Fr. Andrew Greeley has long been famous for his exploration of the Catholic imagination in his fiction, seeing grace wondrously revealed in creation. In The Catholic Imagination (University of California Press, 231 pages, $22 hardbound), he considers what is unique in the Catholic worldview and culture (including sacrament, salvation, community and festival), and asks if values influence people's lives. Greeley's is a valuable and informed perspective on the role of religion in daily life. I've sent my copy of the page proofs off to a professor in American and Catholic studies who'll be glad, I'm sure, to have a read.
I'd like to build a college course around this text and have suggested it to colleagues who teach about religion and the arts.

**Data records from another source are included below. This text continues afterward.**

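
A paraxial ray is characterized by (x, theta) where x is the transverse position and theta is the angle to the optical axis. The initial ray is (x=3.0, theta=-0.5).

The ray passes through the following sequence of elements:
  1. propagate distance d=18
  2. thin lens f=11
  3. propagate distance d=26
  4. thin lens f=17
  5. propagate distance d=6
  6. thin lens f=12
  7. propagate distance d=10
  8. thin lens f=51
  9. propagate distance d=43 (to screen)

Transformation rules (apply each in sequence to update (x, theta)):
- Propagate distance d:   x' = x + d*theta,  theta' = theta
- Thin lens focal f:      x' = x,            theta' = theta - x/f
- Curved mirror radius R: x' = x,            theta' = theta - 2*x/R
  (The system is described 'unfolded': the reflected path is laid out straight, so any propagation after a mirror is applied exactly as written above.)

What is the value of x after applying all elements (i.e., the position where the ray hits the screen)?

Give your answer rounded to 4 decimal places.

Answer: 24.7775

Derivation:
Initial: x=3.0000 theta=-0.5000
After 1 (propagate distance d=18): x=-6.0000 theta=-0.5000
After 2 (thin lens f=11): x=-6.0000 theta=1/22 (≈0.0455)
After 3 (propagate distance d=26): x=-53/11 (≈-4.8182) theta=1/22 (≈0.0455)
After 4 (thin lens f=17): x=-53/11 (≈-4.8182) theta=123/374 (≈0.3289)
After 5 (propagate distance d=6): x=-532/187 (≈-2.8449) theta=123/374 (≈0.3289)
After 6 (thin lens f=12): x=-532/187 (≈-2.8449) theta=635/1122 (≈0.5660)
After 7 (propagate distance d=10): x=1579/561 (≈2.8146) theta=635/1122 (≈0.5660)
After 8 (thin lens f=51): x=1579/561 (≈2.8146) theta=2657/5202 (≈0.5108)
After 9 (propagate distance d=43 (to screen)): x=1417819/57222 (≈24.7775) theta=2657/5202 (≈0.5108)
Rounded to 4 decimal places: x = 24.7775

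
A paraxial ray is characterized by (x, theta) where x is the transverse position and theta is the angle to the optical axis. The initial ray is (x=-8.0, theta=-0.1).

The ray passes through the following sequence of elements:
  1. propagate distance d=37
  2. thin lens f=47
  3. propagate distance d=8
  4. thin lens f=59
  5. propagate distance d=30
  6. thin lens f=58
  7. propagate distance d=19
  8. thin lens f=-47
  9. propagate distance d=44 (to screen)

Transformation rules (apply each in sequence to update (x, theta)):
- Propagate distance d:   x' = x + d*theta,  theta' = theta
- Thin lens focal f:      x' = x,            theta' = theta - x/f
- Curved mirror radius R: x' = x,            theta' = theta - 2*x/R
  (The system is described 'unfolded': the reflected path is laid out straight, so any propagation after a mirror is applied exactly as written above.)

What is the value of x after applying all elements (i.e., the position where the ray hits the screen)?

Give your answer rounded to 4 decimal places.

Initial: x=-8.0000 theta=-0.1000
After 1 (propagate distance d=37): x=-11.7000 theta=-0.1000
After 2 (thin lens f=47): x=-11.7000 theta=7/47 (≈0.1489)
After 3 (propagate distance d=8): x=-4939/470 (≈-10.5085) theta=7/47 (≈0.1489)
After 4 (thin lens f=59): x=-4939/470 (≈-10.5085) theta=9069/27730 (≈0.3270)
After 5 (propagate distance d=30): x=-19331/27730 (≈-0.6971) theta=9069/27730 (≈0.3270)
After 6 (thin lens f=58): x=-19331/27730 (≈-0.6971) theta=545333/1608340 (≈0.3391)
After 7 (propagate distance d=19): x=9240129/1608340 (≈5.7451) theta=545333/1608340 (≈0.3391)
After 8 (thin lens f=-47): x=9240129/1608340 (≈5.7451) theta=1743539/3779599 (≈0.4613)
After 9 (propagate distance d=44 (to screen)): x=1968600383/75591980 (≈26.0425) theta=1743539/3779599 (≈0.4613)
Rounded to 4 decimal places: x = 26.0425

Answer: 26.0425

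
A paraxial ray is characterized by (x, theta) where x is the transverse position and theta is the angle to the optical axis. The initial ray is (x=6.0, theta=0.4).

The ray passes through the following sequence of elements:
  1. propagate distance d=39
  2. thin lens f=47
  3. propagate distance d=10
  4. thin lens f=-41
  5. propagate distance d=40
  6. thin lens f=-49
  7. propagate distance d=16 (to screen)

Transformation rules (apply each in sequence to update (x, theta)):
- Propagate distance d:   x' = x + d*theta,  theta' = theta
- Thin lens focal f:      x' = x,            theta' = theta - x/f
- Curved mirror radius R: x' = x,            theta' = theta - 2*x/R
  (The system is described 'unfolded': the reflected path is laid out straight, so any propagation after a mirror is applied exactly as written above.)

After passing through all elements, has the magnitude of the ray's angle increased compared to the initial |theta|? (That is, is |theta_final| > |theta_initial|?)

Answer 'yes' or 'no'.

Initial: x=6.0000 theta=0.4000
After 1 (propagate distance d=39): x=21.6000 theta=0.4000
After 2 (thin lens f=47): x=21.6000 theta=-14/235 (≈-0.0596)
After 3 (propagate distance d=10): x=4936/235 (≈21.0043) theta=-14/235 (≈-0.0596)
After 4 (thin lens f=-41): x=4936/235 (≈21.0043) theta=4362/9635 (≈0.4527)
After 5 (propagate distance d=40): x=376856/9635 (≈39.1132) theta=4362/9635 (≈0.4527)
After 6 (thin lens f=-49): x=376856/9635 (≈39.1132) theta=590594/472115 (≈1.2510)
After 7 (propagate distance d=16 (to screen)): x=27915448/472115 (≈59.1285) theta=590594/472115 (≈1.2510)
|theta_initial|=0.4000 |theta_final|=590594/472115 (≈1.2510) -> increased

Answer: yes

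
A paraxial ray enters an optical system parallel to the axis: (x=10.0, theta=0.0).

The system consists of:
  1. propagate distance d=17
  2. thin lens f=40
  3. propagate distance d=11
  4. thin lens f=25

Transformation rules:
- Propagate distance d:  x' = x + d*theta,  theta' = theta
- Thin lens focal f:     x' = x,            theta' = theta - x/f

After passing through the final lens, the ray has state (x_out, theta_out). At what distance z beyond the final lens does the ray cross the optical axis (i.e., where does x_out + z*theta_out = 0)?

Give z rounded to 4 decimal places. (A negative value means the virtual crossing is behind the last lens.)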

Women and Faith: Catholic Religious Life in Italy from Late Antiquity to the Present, edited by Lucetta Scaraffia and Gabriella Zarri (Harvard University Press, 378 pages, $59.95 hardbound), is a collection of essays exploring the rewards, ambiguities and contradictions experienced by women in their spirituality and in their relationship to the church. This book will be of particular interest to those interested in the history of women and the history of religion. At issue is whether religion has principally oppressed women or provided access to culture, public life and power. The essays reflect and consider the conflict and tension.
The Biblical Jubilee and the Struggle for Life (Orbis, 170 pages, $17 paperback) is by Ross Kinsler and Gloria Kinsler, co-workers in mission for the Presbyterian church who have lived and worked among the peoples of Central America for the last 25 years. They know how difficult it is for relatively affluent Christians of the North, including themselves, to comprehend and practice the principles set forth in the Sabbath Year and Jubilee mandates of the Hebrew scriptures. They believe that these mandates speak to the primary predicaments of modern times. The mandates might provide fundamental guidelines for the current concerns.
Boredom and the Religious Imagination (University Press of Virginia, 199 pages, $13.95 paperback), according to author Michael L. Raposa, is the reflections of a philosopher in midlife who, having confronted the demon of noontide, thinks out loud about the encounter.